While there are many factors that can contribute to this problem, one of the most significant is financial stress. When families are struggling financially, children are often the ones who suffer the most. They may have to work to help support the family, stay home to take care of younger siblings while their parents are at work, or challenges having access to adequate healthcare. Regardless of the reason, chronic absenteeism takes a toll on a child's academic achievement and future success.
Chronic Absenteeism: The Impacts
According to a recent report from the U.S. Department of Education, the number of students who are chronically absent has increased by more than 1 million since 2013, which equates to one in every seven students.

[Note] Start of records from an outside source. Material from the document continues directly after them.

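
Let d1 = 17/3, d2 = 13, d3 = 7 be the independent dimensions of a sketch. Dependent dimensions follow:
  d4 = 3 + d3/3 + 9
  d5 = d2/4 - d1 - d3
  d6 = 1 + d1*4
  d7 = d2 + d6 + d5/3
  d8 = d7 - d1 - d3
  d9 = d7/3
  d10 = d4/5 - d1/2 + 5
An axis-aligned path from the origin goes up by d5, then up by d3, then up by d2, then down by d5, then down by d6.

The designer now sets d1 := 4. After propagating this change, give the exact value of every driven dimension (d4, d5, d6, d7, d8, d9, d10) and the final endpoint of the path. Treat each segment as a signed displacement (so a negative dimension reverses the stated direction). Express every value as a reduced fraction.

Apply edit: d1 := 4
  d4 = 3 + d3/3 + 9 = 43/3
  d5 = d2/4 - d1 - d3 = -31/4
  d6 = 1 + d1*4 = 17
  d7 = d2 + d6 + d5/3 = 329/12
  d8 = d7 - d1 - d3 = 197/12
  d9 = d7/3 = 329/36
  d10 = d4/5 - d1/2 + 5 = 88/15
Walk from origin (0, 0):
  seg 1: up by d5 = -31/4 → (0, -31/4)
  seg 2: up by d3 = 7 → (0, -3/4)
  seg 3: up by d2 = 13 → (0, 49/4)
  seg 4: down by d5 = -31/4 → (0, 20)
  seg 5: down by d6 = 17 → (0, 3)

d4 = 43/3
d5 = -31/4
d6 = 17
d7 = 329/12
d8 = 197/12
d9 = 329/36
d10 = 88/15
endpoint = (0, 3)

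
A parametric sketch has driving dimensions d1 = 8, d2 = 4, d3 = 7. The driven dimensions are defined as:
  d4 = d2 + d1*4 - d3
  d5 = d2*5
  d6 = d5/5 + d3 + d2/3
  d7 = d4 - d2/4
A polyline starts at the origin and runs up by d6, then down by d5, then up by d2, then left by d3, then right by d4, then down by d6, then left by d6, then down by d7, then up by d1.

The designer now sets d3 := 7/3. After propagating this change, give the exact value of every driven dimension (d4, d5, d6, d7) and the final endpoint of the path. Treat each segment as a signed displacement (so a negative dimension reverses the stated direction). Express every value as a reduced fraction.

d4 = 101/3
d5 = 20
d6 = 23/3
d7 = 98/3
endpoint = (71/3, -122/3)

Apply edit: d3 := 7/3
  d4 = d2 + d1*4 - d3 = 101/3
  d5 = d2*5 = 20
  d6 = d5/5 + d3 + d2/3 = 23/3
  d7 = d4 - d2/4 = 98/3
Walk from origin (0, 0):
  seg 1: up by d6 = 23/3 → (0, 23/3)
  seg 2: down by d5 = 20 → (0, -37/3)
  seg 3: up by d2 = 4 → (0, -25/3)
  seg 4: left by d3 = 7/3 → (-7/3, -25/3)
  seg 5: right by d4 = 101/3 → (94/3, -25/3)
  seg 6: down by d6 = 23/3 → (94/3, -16)
  seg 7: left by d6 = 23/3 → (71/3, -16)
  seg 8: down by d7 = 98/3 → (71/3, -146/3)
  seg 9: up by d1 = 8 → (71/3, -122/3)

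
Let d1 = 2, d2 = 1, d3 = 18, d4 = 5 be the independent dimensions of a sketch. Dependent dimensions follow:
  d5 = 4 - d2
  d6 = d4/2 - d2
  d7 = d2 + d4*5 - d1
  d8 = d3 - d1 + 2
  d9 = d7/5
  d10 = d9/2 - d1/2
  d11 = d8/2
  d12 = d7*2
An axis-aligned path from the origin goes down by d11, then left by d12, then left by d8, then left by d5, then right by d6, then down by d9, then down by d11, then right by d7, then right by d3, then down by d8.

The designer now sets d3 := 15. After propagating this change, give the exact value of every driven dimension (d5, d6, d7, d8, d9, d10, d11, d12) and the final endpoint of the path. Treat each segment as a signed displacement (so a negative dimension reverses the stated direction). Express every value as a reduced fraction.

d5 = 3
d6 = 3/2
d7 = 24
d8 = 15
d9 = 24/5
d10 = 7/5
d11 = 15/2
d12 = 48
endpoint = (-51/2, -174/5)

Apply edit: d3 := 15
  d5 = 4 - d2 = 3
  d6 = d4/2 - d2 = 3/2
  d7 = d2 + d4*5 - d1 = 24
  d8 = d3 - d1 + 2 = 15
  d9 = d7/5 = 24/5
  d10 = d9/2 - d1/2 = 7/5
  d11 = d8/2 = 15/2
  d12 = d7*2 = 48
Walk from origin (0, 0):
  seg 1: down by d11 = 15/2 → (0, -15/2)
  seg 2: left by d12 = 48 → (-48, -15/2)
  seg 3: left by d8 = 15 → (-63, -15/2)
  seg 4: left by d5 = 3 → (-66, -15/2)
  seg 5: right by d6 = 3/2 → (-129/2, -15/2)
  seg 6: down by d9 = 24/5 → (-129/2, -123/10)
  seg 7: down by d11 = 15/2 → (-129/2, -99/5)
  seg 8: right by d7 = 24 → (-81/2, -99/5)
  seg 9: right by d3 = 15 → (-51/2, -99/5)
  seg 10: down by d8 = 15 → (-51/2, -174/5)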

Chronic absenteeism is defined as missing 10% or more of school days in a year. Absences (excused or not) can include but are not limited to illness, suspension, and family emergencies. While missing a few days here and there may not seem like a big deal, it can actually have a profound impact on students' academic achievement, especially when they are not receiving help and support socially and academically at home. According to attendanceworks.org, "Chronic absence in kindergarten and first grade is a proven predictor of reading problems by third grade." Additionally, students who are chronically absent are more likely to drop out of school altogether. Chronic absenteeism is strongly correlated with lower academic achievement. Students who miss more than 10% of school days are much less likely to graduate from high school on time, and they are also more likely to score lower on standardized tests. In addition, chronic absenteeism is linked to higher rates of suspension and expulsion, as well as increased involvement in the juvenile justice system.

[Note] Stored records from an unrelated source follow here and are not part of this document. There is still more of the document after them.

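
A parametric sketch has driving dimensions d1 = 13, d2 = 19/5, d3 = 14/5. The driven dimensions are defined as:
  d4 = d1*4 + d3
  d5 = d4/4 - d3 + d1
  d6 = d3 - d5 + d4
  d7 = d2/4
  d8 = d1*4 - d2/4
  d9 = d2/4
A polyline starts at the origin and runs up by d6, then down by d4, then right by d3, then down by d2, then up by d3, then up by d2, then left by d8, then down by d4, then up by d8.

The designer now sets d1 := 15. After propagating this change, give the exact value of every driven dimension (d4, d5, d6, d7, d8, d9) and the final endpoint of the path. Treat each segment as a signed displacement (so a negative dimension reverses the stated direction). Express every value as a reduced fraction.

Apply edit: d1 := 15
  d4 = d1*4 + d3 = 314/5
  d5 = d4/4 - d3 + d1 = 279/10
  d6 = d3 - d5 + d4 = 377/10
  d7 = d2/4 = 19/20
  d8 = d1*4 - d2/4 = 1181/20
  d9 = d2/4 = 19/20
Walk from origin (0, 0):
  seg 1: up by d6 = 377/10 → (0, 377/10)
  seg 2: down by d4 = 314/5 → (0, -251/10)
  seg 3: right by d3 = 14/5 → (14/5, -251/10)
  seg 4: down by d2 = 19/5 → (14/5, -289/10)
  seg 5: up by d3 = 14/5 → (14/5, -261/10)
  seg 6: up by d2 = 19/5 → (14/5, -223/10)
  seg 7: left by d8 = 1181/20 → (-225/4, -223/10)
  seg 8: down by d4 = 314/5 → (-225/4, -851/10)
  seg 9: up by d8 = 1181/20 → (-225/4, -521/20)

d4 = 314/5
d5 = 279/10
d6 = 377/10
d7 = 19/20
d8 = 1181/20
d9 = 19/20
endpoint = (-225/4, -521/20)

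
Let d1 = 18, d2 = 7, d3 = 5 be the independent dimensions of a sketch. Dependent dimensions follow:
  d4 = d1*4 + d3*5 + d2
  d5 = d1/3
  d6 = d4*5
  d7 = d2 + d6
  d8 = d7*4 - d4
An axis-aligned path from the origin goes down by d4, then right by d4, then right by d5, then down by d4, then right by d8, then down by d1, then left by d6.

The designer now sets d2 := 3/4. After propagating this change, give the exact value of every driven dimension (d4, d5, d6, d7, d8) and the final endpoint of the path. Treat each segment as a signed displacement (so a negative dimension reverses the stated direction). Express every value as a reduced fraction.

d4 = 391/4
d5 = 6
d6 = 1955/4
d7 = 979/2
d8 = 7441/4
endpoint = (5901/4, -427/2)

Apply edit: d2 := 3/4
  d4 = d1*4 + d3*5 + d2 = 391/4
  d5 = d1/3 = 6
  d6 = d4*5 = 1955/4
  d7 = d2 + d6 = 979/2
  d8 = d7*4 - d4 = 7441/4
Walk from origin (0, 0):
  seg 1: down by d4 = 391/4 → (0, -391/4)
  seg 2: right by d4 = 391/4 → (391/4, -391/4)
  seg 3: right by d5 = 6 → (415/4, -391/4)
  seg 4: down by d4 = 391/4 → (415/4, -391/2)
  seg 5: right by d8 = 7441/4 → (1964, -391/2)
  seg 6: down by d1 = 18 → (1964, -427/2)
  seg 7: left by d6 = 1955/4 → (5901/4, -427/2)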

What Can Be Done To Keep Kids In School?
The good news is that there are things that can be done to address these challenges. After-school tutoring and mentoring programs can help keep kids engaged in their education and reduce some of the reasons for chronic absenteeism. Locally, Memphis Communiversity offers tutoring opportunities at the library. There are also wonderful arts and athletic programs geared to provide equitable access to the arts and athletics for students across the Mid-South.
Additionally, there are support efforts like Memphis Opportunity Scholarship Trust which help to break down barriers of educational inequality by providing scholarships to families so they can send their child to a school that can best support them in these situations. M.O.S.T. scholarships help families overcome financial barriers that would normally limit their options to a neighborhood school. They are then able to find a school that has more resources or focused programs to support a child's specific academic or social needs. One of the many additional benefits that M.O.S.T. brings to a family is parent buy-in. The parent must remain responsible for their child's learning while on the program. Not only must the students have 90% attendance, families are responsible for paying a minimal amount (the portion of tuition that is left after school financial aid and the M.O.S.T. scholarship). This is a positive and supportive way of encouraging financial planning, thoughtfulness, and responsibility. The more families that are connected with M.O.S.T. the more financial literacy is brought to a community.
By supporting the efforts of organizations like M.O.S.T., we can help ensure that all kids have an equal opportunity to succeed in school, prioritize education, and be more inclined to find the value of a career.
The increase in chronic absenteeism is a problem that needs to be addressed because it has serious implications on a child's well-being. Chronic absenteeism is a growing problem in our schools, but it's one that we can do something about. By supporting programs that keep kids engaged in their education and providing assistance to families who are struggling financially, we can help reduce the effects of chronic absenteeism and give all kids an equal opportunity to succeed and also positively impact the safety, health, and growth of an entire community.